Paul was right… Fenway Studios is where an artist would want to end up if he/she had a choice. One can both live and work there, no fear of being caught squatting illegally as so many in Fort Point were risking. Each studio is almost two stories high with a bank of tall, eleven-foot high windows facing north for constant north light all day long; no shifting shadows from the sun occur in the prime space. There are southern facing windows in the back of the studio if one wants them, but they are in the living/storage/kitchen/bathroom area. When Zoe chose to go to medical school (very much because she knew her husband would never make much money from his chosen profession), I had been on the waiting list for close to six years. She was going to medical school at UMass Worcester, a 45-minute drive away, so we had to decide whether to stay in Boston and have her commute or move to Worcester.
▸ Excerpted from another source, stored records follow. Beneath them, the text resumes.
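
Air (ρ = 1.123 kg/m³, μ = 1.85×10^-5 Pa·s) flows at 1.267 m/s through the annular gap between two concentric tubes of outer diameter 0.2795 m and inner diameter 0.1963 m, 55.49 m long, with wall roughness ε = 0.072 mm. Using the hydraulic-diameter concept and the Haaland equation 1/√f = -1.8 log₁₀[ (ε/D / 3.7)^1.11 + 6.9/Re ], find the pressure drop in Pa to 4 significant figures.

Hydraulic diameter D_h = 4A/P = D_o - D_i = 0.2795 - 0.1963 = 0.0832 m.
Re = ρVD_h/μ = 1.123·1.267·0.0832/1.85e-05 = 6399.
ε/D_h = 7.2e-05/0.0832 = 0.000865; Haaland gives 1/√f = -1.8 log₁₀[9.32e-05+0.00108] = 5.276, so f = 0.03592.
ΔP = f(L/D_h)(ρV²/2) = 0.03592·55.49/0.0832·0.9014 = 21.59 Pa.

ΔP ≈ 21.59 Pa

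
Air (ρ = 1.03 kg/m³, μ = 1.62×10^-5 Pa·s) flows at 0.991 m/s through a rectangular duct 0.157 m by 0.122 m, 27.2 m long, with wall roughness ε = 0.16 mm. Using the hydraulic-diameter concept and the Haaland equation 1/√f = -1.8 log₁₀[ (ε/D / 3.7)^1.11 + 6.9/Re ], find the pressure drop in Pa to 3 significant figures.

Hydraulic diameter D_h = 4A/P = 4·(0.157·0.122)/(2·(0.157+0.122)) = 0.07662/0.558 = 0.1373 m.
Re = ρVD_h/μ = 1.03·0.991·0.1373/1.62e-05 = 8651.
ε/D_h = 0.00016/0.1373 = 0.00117; Haaland gives 1/√f = -1.8 log₁₀[0.00013+0.000798] = 5.459, so f = 0.03356.
ΔP = f(L/D_h)(ρV²/2) = 0.03356·27.2/0.1373·0.5058 = 3.362 Pa.

ΔP ≈ 3.36 Pa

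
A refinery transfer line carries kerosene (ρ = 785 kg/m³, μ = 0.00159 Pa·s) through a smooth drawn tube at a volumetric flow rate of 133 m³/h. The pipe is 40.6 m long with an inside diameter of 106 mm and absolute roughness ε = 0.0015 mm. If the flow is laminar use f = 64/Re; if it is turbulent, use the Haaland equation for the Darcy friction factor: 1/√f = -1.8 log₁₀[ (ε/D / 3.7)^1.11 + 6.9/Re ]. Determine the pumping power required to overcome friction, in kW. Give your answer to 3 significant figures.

Q = 133 m³/h = 133/3600 = 0.03694 m³/s.
Cross-sectional area A = πD²/4 = π(0.106)²/4 = 0.008825 m²; mean velocity V = Q/A = 0.03694/0.008825 = 4.186 m/s.
Reynolds number Re = ρVD/μ = 785 · 4.186 · 0.106 / 0.00159 = 2.191e+05.
Re > 4000 → turbulent. Relative roughness ε/D = 1.5e-06/0.106 = 1.42e-05. Haaland: 1/√f = -1.8 log₁₀[(1.42e-05/3.7)^1.11 + 6.9/2.191e+05] = -1.8 log₁₀[9.7e-07 + 3.15e-05] = 8.079, so f = 0.01532.
Darcy-Weisbach: ΔP = f(L/D)(ρV²/2) = 0.01532·(40.6/0.106)·(785·4.186²/2) = 0.01532·383·6879 = 4.036e+04 Pa.
Pumping power P = QΔP = 0.03694·4.036e+04 = 1491 W = 1.49 kW.

P ≈ 1.49 kW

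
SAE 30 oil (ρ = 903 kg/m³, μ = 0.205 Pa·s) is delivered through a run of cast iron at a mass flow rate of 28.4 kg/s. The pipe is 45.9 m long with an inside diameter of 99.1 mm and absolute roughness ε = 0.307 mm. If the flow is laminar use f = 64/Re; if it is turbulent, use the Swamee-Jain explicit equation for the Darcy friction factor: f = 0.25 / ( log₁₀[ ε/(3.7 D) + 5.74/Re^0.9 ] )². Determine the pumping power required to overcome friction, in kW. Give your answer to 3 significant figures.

P ≈ 3.93 kW

A = πD²/4 = π(0.0991)²/4 = 0.007713 m²; mean velocity V = ṁ/(ρA) = 28.4/(903 · 0.007713) = 4.077 m/s.
Reynolds number Re = ρVD/μ = 903 · 4.077 · 0.0991 / 0.205 = 1780.
Re < 2300 → laminar flow, so f = 64/Re = 64/1780 = 0.03596 (the turbulent correlation is not needed).
Darcy-Weisbach: ΔP = f(L/D)(ρV²/2) = 0.03596·(45.9/0.0991)·(903·4.077²/2) = 0.03596·463.2·7507 = 1.25e+05 Pa.
Q = ṁ/ρ = 28.4/903 = 0.03145 m³/s.
Pumping power P = QΔP = 0.03145·1.25e+05 = 3932 W = 3.93 kW.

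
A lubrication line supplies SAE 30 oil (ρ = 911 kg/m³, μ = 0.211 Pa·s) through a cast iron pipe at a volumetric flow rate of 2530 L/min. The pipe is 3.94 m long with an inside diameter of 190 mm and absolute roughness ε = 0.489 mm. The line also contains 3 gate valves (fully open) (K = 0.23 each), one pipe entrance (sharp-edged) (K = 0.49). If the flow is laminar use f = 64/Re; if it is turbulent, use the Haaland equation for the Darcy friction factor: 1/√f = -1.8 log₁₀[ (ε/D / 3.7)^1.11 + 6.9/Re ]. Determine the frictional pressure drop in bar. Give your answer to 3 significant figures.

ΔP ≈ 0.0228 bar

Q = 2530 L/min = 2530/60000 = 0.04217 m³/s.
Cross-sectional area A = πD²/4 = π(0.19)²/4 = 0.02835 m²; mean velocity V = Q/A = 0.04217/0.02835 = 1.487 m/s.
Reynolds number Re = ρVD/μ = 911 · 1.487 · 0.19 / 0.211 = 1220.
Re < 2300 → laminar flow, so f = 64/Re = 64/1220 = 0.05246 (the turbulent correlation is not needed).
Total minor-loss coefficient ΣK = 3·0.23 + 1·0.49 = 1.18.
ΔP = [f·L/D + ΣK]·(ρV²/2) = [0.05246·3.94/0.19 + 1.18]·(911·1.487²/2) = [1.088 + 1.18]·1007 = 2285 Pa.
ΔP = 2285 Pa = 0.0228 bar.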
When I inquired about our status on Fenway Studio’s waiting list, I found out we were next to get a studio, and one was going to be up for grabs in a year… which meant Zoe would have to commute… which meant she would have to learn how to drive. So I taught her how to drive, using the parking lot across from the Museum of Fine Arts. I wanted to share that story under the painting Red Light on the Turnpike, but I was unable to locate it. In that large painting I actually painted Zoe in our little Plymouth Colt driving on the turnpike out to UMass Medical School. But I digress…
Fenway Studios is near one of Frederick Law Olmsted’s beautiful, landscaped parks in the Emerald Necklace, an area called the Fenway, where the Muddy River flows. This bridge was commissioned and created by his contemporary, H. H. Richardson, the same person who designed Trinity Church in Copley Square, one of the more beautiful structures in the area, if not the United States. I was struck by how its reflection looked so much like an eye.
As I painted it, it reminded me of a sundial… the shadows appeared daily at a certain time, but as the days grew into the fall and the sun shifted south, the shadows shifted and grazed the surface of the brownstone so the bridge wasn’t lit so brightly. I had to capture the light where it looked best, and put the colors into those spots.
Years after doing this painting, a brick mason came to Fenway Studios to make a proposal for work needed to be done. He got there early and inspected the bridge because he had time on his hands. He told me that bridge is like a brick; it was built solid and would stand there for the next century or more. It continues to stand as solid as a rock as the light comes and goes, year in and year out.